WMT: Financial Analysis through July 2008 (Update)

We previously posted an analysis of Wal-Mart's preliminary financial statements for the quarter that ended on 31 July 2008, which was the second quarter of the company's fiscal year.  Wal-Mart has now submitted a complete 10-Q quarterly report, which we have examined.

Discounter Wal-Mart Stores, Inc. (NYSE: WMT) has annual sales of $375 billion, close to one-twelfth of U.S. retail sales.  It garnered the top spot on the 2008 edition of the Fortune 500 list of America's largest corporations, edging ahead of Exxon Mobil (NYSE: XOM).  In today's slow U.S. economy, consumers are worried about their jobs, homes, and by high food and energy prices.  Super-efficient Wal-Mart has the advantage of selling the merchandise shoppers can't do without, and it does so at prices difficult for competitors, such as Target (NYSE: TGT), Kohl's (NYSE: KSS), and Sears Holdings (NASDAQ: SHLD), to match.

The additional data in the 10-Q did not change the gauge scores from those we computed using the preliminary report.



Our examination of Wal-Mart's second-quarter Income Statement was unaffected.


A couple of other interesting tidbits from the 10-Q:

The company has three operating segments: Wal-Mart U.S., International, and Sam's Club.  In the recent quarter, Wal-Mart U.S. brought in 63 percent of total Revenue, but it contributed 81 percent of Operating Income.  The percentages were very similar in the second quarter of 2007.

Wal-Mart's sale of a UK subsididiary, Gazeley, closed in July 2008, and the company estimated that it earned $200 million on the transaction.  Wal-Mart's third-quarter results will benefit from this gain, which will be recorded as earnings from discontinued operations.
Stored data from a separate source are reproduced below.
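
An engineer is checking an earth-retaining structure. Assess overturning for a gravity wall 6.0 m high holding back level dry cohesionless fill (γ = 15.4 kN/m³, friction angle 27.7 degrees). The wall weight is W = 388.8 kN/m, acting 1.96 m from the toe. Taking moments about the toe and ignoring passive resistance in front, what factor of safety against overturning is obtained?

K_a = tan²(45° − 27.7°/2) = 0.3653.
P_a = ½K_aγH² = 0.5×0.3653×15.4×6.0² = 101.3 kN/m, acting at H/3 = 2.000 m above the base.
Overturning moment M_o = P_a × H/3 = 101.3 × 2.000 = 202.5.
Resisting moment M_r = W × 1.96 = 388.8 × 1.96 = 762.0.
FS_overturning = M_r/M_o = 762.0/202.5 = 3.762.

3.76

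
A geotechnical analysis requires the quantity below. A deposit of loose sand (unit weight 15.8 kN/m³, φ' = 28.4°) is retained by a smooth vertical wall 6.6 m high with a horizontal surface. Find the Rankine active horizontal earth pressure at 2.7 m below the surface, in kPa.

K_a = (1 − sin φ)/(1 + sin φ) = 0.3554.
σ_h = K_a γ z = 0.3554 × 15.8 × 2.7 = 15.16 kPa.

15.2 kPa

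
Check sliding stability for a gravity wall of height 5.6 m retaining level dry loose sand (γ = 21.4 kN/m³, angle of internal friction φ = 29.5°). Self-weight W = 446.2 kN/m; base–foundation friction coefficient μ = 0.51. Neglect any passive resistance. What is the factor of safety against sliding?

K_a = tan²(45° − 29.5°/2) = 0.3401.
P_a = ½K_aγH² = 0.5×0.3401×21.4×5.6² = 114.1 kN/m, acting at H/3 = 1.867 m above the base.
FS_sliding = μW / P_a = 0.51×446.2 / 114.1 = 1.994.

1.99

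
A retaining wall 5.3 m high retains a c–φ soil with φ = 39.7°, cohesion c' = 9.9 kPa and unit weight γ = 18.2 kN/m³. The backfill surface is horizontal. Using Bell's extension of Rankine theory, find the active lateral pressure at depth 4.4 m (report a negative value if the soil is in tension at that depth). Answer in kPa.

K_a = (1 − sin φ)/(1 + sin φ) = 0.2204.
σ_a = K_a γ z − 2c√K_a = 0.2204×18.2×4.4 − 2×9.9×0.4695 = 8.356 kPa.

8.36 kPa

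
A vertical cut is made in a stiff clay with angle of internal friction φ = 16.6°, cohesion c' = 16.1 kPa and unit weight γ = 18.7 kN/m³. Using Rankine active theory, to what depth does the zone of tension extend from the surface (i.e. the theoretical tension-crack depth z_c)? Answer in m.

2.31 m

K_a = tan²(45° − 16.6°/2) = 0.5556; √K_a = 0.7454.
The active pressure is zero where K_a γ z = 2c√K_a, so z_c = 2c/(γ√K_a) = 2×16.1/(18.7×0.7454) = 2.310 m.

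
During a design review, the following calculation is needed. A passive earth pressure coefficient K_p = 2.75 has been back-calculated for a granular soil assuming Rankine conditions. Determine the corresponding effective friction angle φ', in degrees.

K_p = (1+sin φ)/(1−sin φ) ⇒ sin φ = (K_p − 1)/(K_p + 1) = 0.4667.
φ = arcsin(0.4667) = 27.82°.

27.8°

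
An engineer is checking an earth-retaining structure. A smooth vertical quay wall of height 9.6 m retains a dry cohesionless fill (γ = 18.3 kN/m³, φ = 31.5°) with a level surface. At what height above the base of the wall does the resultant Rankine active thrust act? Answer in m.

K_a = 0.3136.
The pressure distribution is triangular, so the resultant acts at H/3 above the base = 9.6/3 = 3.200 m.

3.20 m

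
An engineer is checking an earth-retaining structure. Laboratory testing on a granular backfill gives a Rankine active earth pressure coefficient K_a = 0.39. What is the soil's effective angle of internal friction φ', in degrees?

K_a = tan²(45° − φ/2) ⇒ 45° − φ/2 = arctan(√0.39) = 31.98°.
φ = 2(45° − 31.98°) = 26.03°.

26.0°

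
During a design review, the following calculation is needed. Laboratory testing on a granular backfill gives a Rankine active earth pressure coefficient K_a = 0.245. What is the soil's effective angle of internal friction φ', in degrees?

K_a = tan²(45° − φ/2) ⇒ 45° − φ/2 = arctan(√0.245) = 26.33°.
φ = 2(45° − 26.33°) = 37.33°.

37.3°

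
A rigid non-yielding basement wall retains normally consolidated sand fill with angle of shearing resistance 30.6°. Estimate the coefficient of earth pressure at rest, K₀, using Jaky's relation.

0.491

K₀ = 1 − sin φ' = 1 − sin 30.6° = 0.4910.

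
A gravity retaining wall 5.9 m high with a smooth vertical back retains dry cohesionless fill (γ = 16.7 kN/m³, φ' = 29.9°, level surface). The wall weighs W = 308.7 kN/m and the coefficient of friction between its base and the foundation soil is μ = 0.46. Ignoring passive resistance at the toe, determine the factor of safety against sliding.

K_a = tan²(45° − 29.9°/2) = 0.3347.
P_a = ½K_aγH² = 0.5×0.3347×16.7×5.9² = 97.28 kN/m, acting at H/3 = 1.967 m above the base.
FS_sliding = μW / P_a = 0.46×308.7 / 97.28 = 1.460.

1.46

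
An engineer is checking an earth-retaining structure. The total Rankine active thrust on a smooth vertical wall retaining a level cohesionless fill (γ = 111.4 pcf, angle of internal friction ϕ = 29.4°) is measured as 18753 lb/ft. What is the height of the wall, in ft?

31.4 ft

K_a = 0.3415. P_a = ½ K_a γ H² ⇒ H = √(2P_a/(K_a γ)).
H = √(2×18753/(0.3415×111.4)) = 31.40 ft.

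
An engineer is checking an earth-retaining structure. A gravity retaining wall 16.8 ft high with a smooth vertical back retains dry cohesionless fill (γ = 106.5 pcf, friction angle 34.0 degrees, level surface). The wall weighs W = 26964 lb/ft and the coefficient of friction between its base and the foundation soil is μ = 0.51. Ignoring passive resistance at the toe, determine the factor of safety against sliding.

3.24

K_a = tan²(45° − 34.0°/2) = 0.2827.
P_a = ½K_aγH² = 0.5×0.2827×106.5×16.8² = 4249 lb/ft, acting at H/3 = 5.600 ft above the base.
FS_sliding = μW / P_a = 0.51×26964 / 4249 = 3.236.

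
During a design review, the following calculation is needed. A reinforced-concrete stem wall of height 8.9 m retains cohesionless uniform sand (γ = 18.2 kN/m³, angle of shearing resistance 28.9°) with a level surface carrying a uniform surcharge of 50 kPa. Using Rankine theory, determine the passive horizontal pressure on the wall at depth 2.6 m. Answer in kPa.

K_p = (1 + sin φ)/(1 − sin φ) = 2.871.
σ_v = γz + q = 18.2 × 2.6 + 50 = 97.32 kPa.
σ_h = K_p σ_v = 2.871 × 97.32 = 279.4 kPa.

279 kPa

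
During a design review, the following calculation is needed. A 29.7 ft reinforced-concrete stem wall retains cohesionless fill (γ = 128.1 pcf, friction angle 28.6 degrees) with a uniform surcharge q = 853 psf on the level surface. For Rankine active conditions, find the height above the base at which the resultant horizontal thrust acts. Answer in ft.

K_a = 0.3525.
Triangular part P₁ = ½K_aγH² = 19920 at H/3 = 9.900 ft; rectangular part P₂ = K_a q H = 8931 at H/2 = 14.85 ft.
ȳ = (P₁·9.900 + P₂·14.85)/(P₁+P₂) = 11.43 ft.

11.4 ft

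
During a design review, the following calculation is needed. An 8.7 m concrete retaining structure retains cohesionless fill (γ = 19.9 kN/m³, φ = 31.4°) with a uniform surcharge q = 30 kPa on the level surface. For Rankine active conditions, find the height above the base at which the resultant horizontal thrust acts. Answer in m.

K_a = 0.3149.
Triangular part P₁ = ½K_aγH² = 237.2 at H/3 = 2.900 m; rectangular part P₂ = K_a q H = 82.19 at H/2 = 4.350 m.
ȳ = (P₁·2.900 + P₂·4.350)/(P₁+P₂) = 3.273 m.

3.27 m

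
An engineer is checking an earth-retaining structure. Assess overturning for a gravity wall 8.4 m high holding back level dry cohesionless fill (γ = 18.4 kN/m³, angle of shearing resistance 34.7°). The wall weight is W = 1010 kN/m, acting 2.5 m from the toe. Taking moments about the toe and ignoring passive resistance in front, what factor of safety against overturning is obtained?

5.06

K_a = tan²(45° − 34.7°/2) = 0.2745.
P_a = ½K_aγH² = 0.5×0.2745×18.4×8.4² = 178.2 kN/m, acting at H/3 = 2.800 m above the base.
Overturning moment M_o = P_a × H/3 = 178.2 × 2.800 = 498.9.
Resisting moment M_r = W × 2.5 = 1010 × 2.5 = 2525.
FS_overturning = M_r/M_o = 2525/498.9 = 5.061.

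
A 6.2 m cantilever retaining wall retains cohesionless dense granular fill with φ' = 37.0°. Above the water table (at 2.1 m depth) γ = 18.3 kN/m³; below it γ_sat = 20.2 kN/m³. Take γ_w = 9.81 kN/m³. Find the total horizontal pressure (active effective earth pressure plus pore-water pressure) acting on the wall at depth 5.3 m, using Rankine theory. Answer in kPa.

49.2 kPa

K_a = (1 − sin φ)/(1 + sin φ) = 0.2486.
γ' = 20.2 − 9.81 = 10.39 kN/m³.
Effective vertical stress at 5.3 m: σ'_v = 18.3×2.1 + 10.39×3.20 = 71.68 kPa.
σ'_h = K_a σ'_v = 0.2486 × 71.68 = 17.82 kPa; u = γ_w × 3.20 = 31.39 kPa.
Total σ_h = 17.82 + 31.39 = 49.21 kPa.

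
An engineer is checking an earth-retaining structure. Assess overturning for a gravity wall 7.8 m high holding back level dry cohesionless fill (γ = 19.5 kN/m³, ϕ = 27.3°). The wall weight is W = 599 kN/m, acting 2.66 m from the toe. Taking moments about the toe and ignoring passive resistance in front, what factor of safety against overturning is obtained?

K_a = tan²(45° − 27.3°/2) = 0.3711.
P_a = ½K_aγH² = 0.5×0.3711×19.5×7.8² = 220.2 kN/m, acting at H/3 = 2.600 m above the base.
Overturning moment M_o = P_a × H/3 = 220.2 × 2.600 = 572.4.
Resisting moment M_r = W × 2.66 = 599 × 2.66 = 1593.
FS_overturning = M_r/M_o = 1593/572.4 = 2.784.

2.78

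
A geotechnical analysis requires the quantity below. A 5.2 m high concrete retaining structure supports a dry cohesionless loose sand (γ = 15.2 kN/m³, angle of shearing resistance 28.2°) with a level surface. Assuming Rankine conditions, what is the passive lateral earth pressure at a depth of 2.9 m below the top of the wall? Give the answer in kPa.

123 kPa

K_p = (1 + sin φ)/(1 − sin φ) = 2.792.
σ_h = K_p γ z = 2.792 × 15.2 × 2.9 = 123.1 kPa.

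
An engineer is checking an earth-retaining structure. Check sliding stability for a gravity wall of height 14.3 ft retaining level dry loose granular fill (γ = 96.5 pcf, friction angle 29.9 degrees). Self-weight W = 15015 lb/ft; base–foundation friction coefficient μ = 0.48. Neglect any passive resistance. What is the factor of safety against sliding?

2.18

K_a = tan²(45° − 29.9°/2) = 0.3347.
P_a = ½K_aγH² = 0.5×0.3347×96.5×14.3² = 3302 lb/ft, acting at H/3 = 4.767 ft above the base.
FS_sliding = μW / P_a = 0.48×15015 / 3302 = 2.183.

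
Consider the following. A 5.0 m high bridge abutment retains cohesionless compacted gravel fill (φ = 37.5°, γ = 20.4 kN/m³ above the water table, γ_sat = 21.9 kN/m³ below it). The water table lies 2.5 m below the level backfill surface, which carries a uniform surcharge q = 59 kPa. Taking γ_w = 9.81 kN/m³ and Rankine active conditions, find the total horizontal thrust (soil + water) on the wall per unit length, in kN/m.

K_a = tan²(45° − φ/2) = 0.2432.
γ' = 21.9 − 9.81 = 12.09 kN/m³. h₂ = H − d_w = 2.5 m.
σ'_h: at surface K_a·q = 14.35; at WT K_a(q+γd_w) = 26.75; at base K_a(q+γd_w+γ'h₂) = 34.10 kPa.
P₁ = ½(14.35+26.75)×2.5 = 51.37; P₂ = ½(26.75+34.10)×2.5 = 76.07; P_w = ½γ_w h₂² = 30.66.
Total = 51.37+76.07+30.66 = 158.1 kN/m.

158 kN/m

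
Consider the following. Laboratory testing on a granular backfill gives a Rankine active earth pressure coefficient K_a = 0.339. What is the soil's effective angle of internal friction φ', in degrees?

K_a = tan²(45° − φ/2) ⇒ 45° − φ/2 = arctan(√0.339) = 30.21°.
φ = 2(45° − 30.21°) = 29.58°.

29.6°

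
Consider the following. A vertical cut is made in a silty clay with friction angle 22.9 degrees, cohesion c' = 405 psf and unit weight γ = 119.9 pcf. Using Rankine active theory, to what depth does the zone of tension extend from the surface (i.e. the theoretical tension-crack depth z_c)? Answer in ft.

10.2 ft

K_a = tan²(45° − 22.9°/2) = 0.4398; √K_a = 0.6631.
The active pressure is zero where K_a γ z = 2c√K_a, so z_c = 2c/(γ√K_a) = 2×405/(119.9×0.6631) = 10.19 ft.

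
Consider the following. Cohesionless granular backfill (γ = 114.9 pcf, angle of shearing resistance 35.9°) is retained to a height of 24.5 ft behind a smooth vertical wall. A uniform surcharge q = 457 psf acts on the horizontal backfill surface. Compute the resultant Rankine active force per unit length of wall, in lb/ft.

11900 lb/ft

K_a = tan²(45° − φ/2) = 0.2607.
Soil triangle: ½ K_a γ H² = 0.5×0.2607×114.9×24.5² = 8991 lb/ft.
Surcharge rectangle: K_a q H = 0.2607×457×24.5 = 2919 lb/ft.
Total = 8991 + 2919 = 11910 lb/ft.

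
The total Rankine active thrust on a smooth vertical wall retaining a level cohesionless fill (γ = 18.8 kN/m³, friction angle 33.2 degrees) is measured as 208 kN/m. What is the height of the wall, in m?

K_a = 0.2924. P_a = ½ K_a γ H² ⇒ H = √(2P_a/(K_a γ)).
H = √(2×208/(0.2924×18.8)) = 8.700 m.

8.70 m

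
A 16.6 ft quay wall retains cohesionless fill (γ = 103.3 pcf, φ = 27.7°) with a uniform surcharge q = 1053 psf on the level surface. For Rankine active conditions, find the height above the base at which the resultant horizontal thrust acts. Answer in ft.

K_a = 0.3653.
Triangular part P₁ = ½K_aγH² = 5200 at H/3 = 5.533 ft; rectangular part P₂ = K_a q H = 6386 at H/2 = 8.300 ft.
ȳ = (P₁·5.533 + P₂·8.300)/(P₁+P₂) = 7.058 ft.

7.06 ft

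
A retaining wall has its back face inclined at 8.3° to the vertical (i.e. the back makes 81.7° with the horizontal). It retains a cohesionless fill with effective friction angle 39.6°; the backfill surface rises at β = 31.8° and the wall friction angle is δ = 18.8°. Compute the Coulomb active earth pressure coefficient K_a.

K_a = sin²(α+φ) / [sin²α · sin(α−δ) · (1 + √{sin(φ+δ)sin(φ−β) / (sin(α−δ)sin(α+β))})²].
With α = 81.7°, φ = 39.6°, δ = 18.8°, β = 31.8°: K_a = 0.4422.

0.442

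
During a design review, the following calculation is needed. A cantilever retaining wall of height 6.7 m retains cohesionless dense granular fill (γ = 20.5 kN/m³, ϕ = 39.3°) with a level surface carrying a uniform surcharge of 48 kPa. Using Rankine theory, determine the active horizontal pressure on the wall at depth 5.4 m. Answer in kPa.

K_a = (1 − sin φ)/(1 + sin φ) = 0.2245.
σ_v = γz + q = 20.5 × 5.4 + 48 = 158.7 kPa.
σ_h = K_a σ_v = 0.2245 × 158.7 = 35.62 kPa.

35.6 kPa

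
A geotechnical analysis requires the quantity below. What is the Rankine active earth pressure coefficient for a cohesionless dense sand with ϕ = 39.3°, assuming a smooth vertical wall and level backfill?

K_a = tan²(45° − φ/2) = tan²(25.35°) = 0.2245.

0.224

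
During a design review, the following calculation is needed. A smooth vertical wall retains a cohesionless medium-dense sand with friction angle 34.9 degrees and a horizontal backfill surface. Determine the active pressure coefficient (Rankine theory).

0.272

K_a = tan²(45° − φ/2) = tan²(27.55°) = 0.2721.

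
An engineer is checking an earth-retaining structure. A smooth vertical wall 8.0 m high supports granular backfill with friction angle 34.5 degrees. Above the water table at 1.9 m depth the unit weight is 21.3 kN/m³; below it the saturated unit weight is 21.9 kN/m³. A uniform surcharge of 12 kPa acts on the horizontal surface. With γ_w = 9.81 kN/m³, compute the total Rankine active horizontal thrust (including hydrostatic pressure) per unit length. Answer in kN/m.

K_a = tan²(45° − φ/2) = 0.2768.
γ' = 21.9 − 9.81 = 12.09 kN/m³. h₂ = H − d_w = 6.1 m.
σ'_h: at surface K_a·q = 3.322; at WT K_a(q+γd_w) = 14.52; at base K_a(q+γd_w+γ'h₂) = 34.94 kPa.
P₁ = ½(3.322+14.52)×1.9 = 16.95; P₂ = ½(14.52+34.94)×6.1 = 150.9; P_w = ½γ_w h₂² = 182.5.
Total = 16.95+150.9+182.5 = 350.3 kN/m.

350 kN/m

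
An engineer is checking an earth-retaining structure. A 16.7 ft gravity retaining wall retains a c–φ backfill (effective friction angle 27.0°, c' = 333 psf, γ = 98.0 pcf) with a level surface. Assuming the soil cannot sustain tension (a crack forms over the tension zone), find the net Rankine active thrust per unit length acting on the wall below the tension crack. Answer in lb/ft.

K_a = 0.3755; √K_a = 0.6128.
Tension-crack depth z_c = 2c/(γ√K_a) = 2×333/(98.0×0.6128) = 11.09 ft.
σ_a at base = K_a γ H − 2c√K_a = 0.3755×98.0×16.7 − 2×333×0.6128 = 206.5 psf.
P_a = ½ × 206.5 × (H − z_c) = 0.5×206.5×5.610 = 579.1 lb/ft.

579 lb/ft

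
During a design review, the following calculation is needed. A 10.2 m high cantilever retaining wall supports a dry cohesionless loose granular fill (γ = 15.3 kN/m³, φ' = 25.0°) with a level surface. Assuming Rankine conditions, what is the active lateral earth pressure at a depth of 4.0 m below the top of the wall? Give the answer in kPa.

24.8 kPa

K_a = (1 − sin φ)/(1 + sin φ) = 0.4059.
σ_h = K_a γ z = 0.4059 × 15.3 × 4.0 = 24.84 kPa.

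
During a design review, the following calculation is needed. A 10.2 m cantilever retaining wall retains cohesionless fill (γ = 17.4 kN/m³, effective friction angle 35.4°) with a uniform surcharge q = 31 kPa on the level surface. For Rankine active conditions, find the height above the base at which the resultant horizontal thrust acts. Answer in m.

3.84 m

K_a = 0.2664.
Triangular part P₁ = ½K_aγH² = 241.1 at H/3 = 3.400 m; rectangular part P₂ = K_a q H = 84.24 at H/2 = 5.100 m.
ȳ = (P₁·3.400 + P₂·5.100)/(P₁+P₂) = 3.840 m.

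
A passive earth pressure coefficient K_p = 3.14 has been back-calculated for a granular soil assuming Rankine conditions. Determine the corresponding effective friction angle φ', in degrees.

K_p = (1+sin φ)/(1−sin φ) ⇒ sin φ = (K_p − 1)/(K_p + 1) = 0.5169.
φ = arcsin(0.5169) = 31.13°.

31.1°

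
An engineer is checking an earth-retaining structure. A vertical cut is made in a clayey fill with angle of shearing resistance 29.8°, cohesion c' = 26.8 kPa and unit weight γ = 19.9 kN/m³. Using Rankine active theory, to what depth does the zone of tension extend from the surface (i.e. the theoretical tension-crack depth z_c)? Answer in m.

K_a = tan²(45° − 29.8°/2) = 0.3360; √K_a = 0.5797.
The active pressure is zero where K_a γ z = 2c√K_a, so z_c = 2c/(γ√K_a) = 2×26.8/(19.9×0.5797) = 4.646 m.

4.65 m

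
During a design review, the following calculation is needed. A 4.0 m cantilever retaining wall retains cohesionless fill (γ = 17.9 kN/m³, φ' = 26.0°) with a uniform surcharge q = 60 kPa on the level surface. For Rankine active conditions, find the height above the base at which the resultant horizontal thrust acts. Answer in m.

1.75 m

K_a = 0.3905.
Triangular part P₁ = ½K_aγH² = 55.91 at H/3 = 1.333 m; rectangular part P₂ = K_a q H = 93.71 at H/2 = 2.000 m.
ȳ = (P₁·1.333 + P₂·2.000)/(P₁+P₂) = 1.751 m.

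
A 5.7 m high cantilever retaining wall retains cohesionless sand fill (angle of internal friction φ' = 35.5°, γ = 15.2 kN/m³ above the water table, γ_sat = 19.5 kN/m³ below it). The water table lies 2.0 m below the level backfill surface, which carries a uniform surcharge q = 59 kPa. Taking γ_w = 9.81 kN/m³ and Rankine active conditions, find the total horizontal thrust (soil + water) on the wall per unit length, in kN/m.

K_a = tan²(45° − φ/2) = 0.2653.
γ' = 19.5 − 9.81 = 9.690 kN/m³. h₂ = H − d_w = 3.7 m.
σ'_h: at surface K_a·q = 15.65; at WT K_a(q+γd_w) = 23.71; at base K_a(q+γd_w+γ'h₂) = 33.22 kPa.
P₁ = ½(15.65+23.71)×2.0 = 39.36; P₂ = ½(23.71+33.22)×3.7 = 105.3; P_w = ½γ_w h₂² = 67.15.
Total = 39.36+105.3+67.15 = 211.9 kN/m.

212 kN/m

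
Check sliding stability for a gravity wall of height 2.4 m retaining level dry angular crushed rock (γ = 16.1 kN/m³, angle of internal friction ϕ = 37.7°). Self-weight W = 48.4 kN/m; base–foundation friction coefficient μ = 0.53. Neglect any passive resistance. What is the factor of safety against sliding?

2.29

K_a = tan²(45° − 37.7°/2) = 0.2411.
P_a = ½K_aγH² = 0.5×0.2411×16.1×2.4² = 11.18 kN/m, acting at H/3 = 0.8000 m above the base.
FS_sliding = μW / P_a = 0.53×48.4 / 11.18 = 2.295.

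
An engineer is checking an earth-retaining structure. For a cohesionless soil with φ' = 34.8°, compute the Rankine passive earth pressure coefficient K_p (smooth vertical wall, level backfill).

3.66

K_p = (1 + sin φ)/(1 − sin φ) = tan²(45° + 34.8°/2) = 3.659.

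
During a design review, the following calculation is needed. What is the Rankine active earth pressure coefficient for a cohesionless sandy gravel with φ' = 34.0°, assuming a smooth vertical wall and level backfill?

0.283

K_a = (1 − sin φ)/(1 + sin φ) = (1 − sin 34.0°)/(1 + sin 34.0°) = 0.2827.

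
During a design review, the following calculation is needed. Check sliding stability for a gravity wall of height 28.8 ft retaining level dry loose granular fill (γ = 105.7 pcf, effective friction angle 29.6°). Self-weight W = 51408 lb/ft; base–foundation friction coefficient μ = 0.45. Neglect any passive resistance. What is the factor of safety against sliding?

K_a = tan²(45° − 29.6°/2) = 0.3387.
P_a = ½K_aγH² = 0.5×0.3387×105.7×28.8² = 14850 lb/ft, acting at H/3 = 9.600 ft above the base.
FS_sliding = μW / P_a = 0.45×51408 / 14850 = 1.558.

1.56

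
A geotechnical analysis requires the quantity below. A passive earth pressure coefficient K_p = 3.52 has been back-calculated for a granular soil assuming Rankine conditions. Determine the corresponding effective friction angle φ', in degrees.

K_p = (1+sin φ)/(1−sin φ) ⇒ sin φ = (K_p − 1)/(K_p + 1) = 0.5575.
φ = arcsin(0.5575) = 33.88°.

33.9°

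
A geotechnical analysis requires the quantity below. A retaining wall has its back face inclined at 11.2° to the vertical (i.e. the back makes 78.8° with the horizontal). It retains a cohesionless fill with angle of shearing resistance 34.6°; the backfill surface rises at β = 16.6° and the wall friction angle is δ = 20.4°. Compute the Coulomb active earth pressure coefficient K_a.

K_a = sin²(α+φ) / [sin²α · sin(α−δ) · (1 + √{sin(φ+δ)sin(φ−β) / (sin(α−δ)sin(α+β))})²].
With α = 78.8°, φ = 34.6°, δ = 20.4°, β = 16.6°: K_a = 0.4298.

0.430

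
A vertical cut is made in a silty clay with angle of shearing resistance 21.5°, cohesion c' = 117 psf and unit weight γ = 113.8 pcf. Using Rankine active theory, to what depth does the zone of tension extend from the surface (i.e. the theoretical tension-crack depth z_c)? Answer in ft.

K_a = tan²(45° − 21.5°/2) = 0.4636; √K_a = 0.6809.
The active pressure is zero where K_a γ z = 2c√K_a, so z_c = 2c/(γ√K_a) = 2×117/(113.8×0.6809) = 3.020 ft.

3.02 ft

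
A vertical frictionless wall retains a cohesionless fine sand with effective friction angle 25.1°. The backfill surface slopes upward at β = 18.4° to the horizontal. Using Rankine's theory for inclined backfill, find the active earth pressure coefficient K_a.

0.512

K_a = cos β · (cos β − √(cos²β − cos²φ)) / (cos β + √(cos²β − cos²φ)).
cos β = 0.9489, cos φ = 0.9056, √(cos²β − cos²φ) = 0.2834.
K_a = 0.9489 × (0.9489 − 0.2834)/(0.9489 + 0.2834) = 0.5124.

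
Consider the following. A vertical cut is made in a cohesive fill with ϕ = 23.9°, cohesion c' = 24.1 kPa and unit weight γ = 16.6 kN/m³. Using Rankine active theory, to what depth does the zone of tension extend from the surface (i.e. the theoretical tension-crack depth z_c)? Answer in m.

K_a = tan²(45° − 23.9°/2) = 0.4233; √K_a = 0.6506.
The active pressure is zero where K_a γ z = 2c√K_a, so z_c = 2c/(γ√K_a) = 2×24.1/(16.6×0.6506) = 4.463 m.

4.46 m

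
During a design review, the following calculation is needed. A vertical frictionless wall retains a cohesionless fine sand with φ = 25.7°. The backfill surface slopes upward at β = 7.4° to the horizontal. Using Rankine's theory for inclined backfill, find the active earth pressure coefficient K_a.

0.407

K_a = cos β · (cos β − √(cos²β − cos²φ)) / (cos β + √(cos²β − cos²φ)).
cos β = 0.9917, cos φ = 0.9011, √(cos²β − cos²φ) = 0.4141.
K_a = 0.9917 × (0.9917 − 0.4141)/(0.9917 + 0.4141) = 0.4074.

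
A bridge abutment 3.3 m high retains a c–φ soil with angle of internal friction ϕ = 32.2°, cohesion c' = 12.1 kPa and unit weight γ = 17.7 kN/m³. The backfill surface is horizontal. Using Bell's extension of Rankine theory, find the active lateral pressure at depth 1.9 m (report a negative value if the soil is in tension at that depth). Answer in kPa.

K_a = (1 − sin φ)/(1 + sin φ) = 0.3047.
σ_a = K_a γ z − 2c√K_a = 0.3047×17.7×1.9 − 2×12.1×0.5520 = -3.111 kPa.

-3.11 kPa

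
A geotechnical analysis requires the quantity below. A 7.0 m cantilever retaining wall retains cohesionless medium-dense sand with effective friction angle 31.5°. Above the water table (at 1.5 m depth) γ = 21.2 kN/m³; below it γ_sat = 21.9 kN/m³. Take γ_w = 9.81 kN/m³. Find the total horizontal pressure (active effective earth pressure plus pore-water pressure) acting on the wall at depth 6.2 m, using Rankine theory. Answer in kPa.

73.9 kPa

K_a = (1 − sin φ)/(1 + sin φ) = 0.3136.
γ' = 21.9 − 9.81 = 12.09 kN/m³.
Effective vertical stress at 6.2 m: σ'_v = 21.2×1.5 + 12.09×4.70 = 88.62 kPa.
σ'_h = K_a σ'_v = 0.3136 × 88.62 = 27.79 kPa; u = γ_w × 4.70 = 46.11 kPa.
Total σ_h = 27.79 + 46.11 = 73.90 kPa.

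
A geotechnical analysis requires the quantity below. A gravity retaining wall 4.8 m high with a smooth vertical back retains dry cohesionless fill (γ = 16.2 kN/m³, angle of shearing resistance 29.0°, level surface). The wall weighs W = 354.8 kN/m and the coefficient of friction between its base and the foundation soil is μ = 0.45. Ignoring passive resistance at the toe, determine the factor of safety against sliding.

K_a = tan²(45° − 29.0°/2) = 0.3470.
P_a = ½K_aγH² = 0.5×0.3470×16.2×4.8² = 64.75 kN/m, acting at H/3 = 1.600 m above the base.
FS_sliding = μW / P_a = 0.45×354.8 / 64.75 = 2.466.

2.47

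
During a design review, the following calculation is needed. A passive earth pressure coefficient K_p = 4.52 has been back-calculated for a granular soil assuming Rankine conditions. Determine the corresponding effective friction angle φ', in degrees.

K_p = (1+sin φ)/(1−sin φ) ⇒ sin φ = (K_p − 1)/(K_p + 1) = 0.6377.
φ = arcsin(0.6377) = 39.62°.

39.6°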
Effective this fiscal year, Wal-Mart has revised its definition of comparable store sales, which is sometimes referred to as "same-store sales."  The new definition "include[s] sales from stores and clubs open for the previous 12 months, including remodels, relocations and expansions." The company deems the impact of the change to be "inconsequential," but it seems like it might have a small positive effect.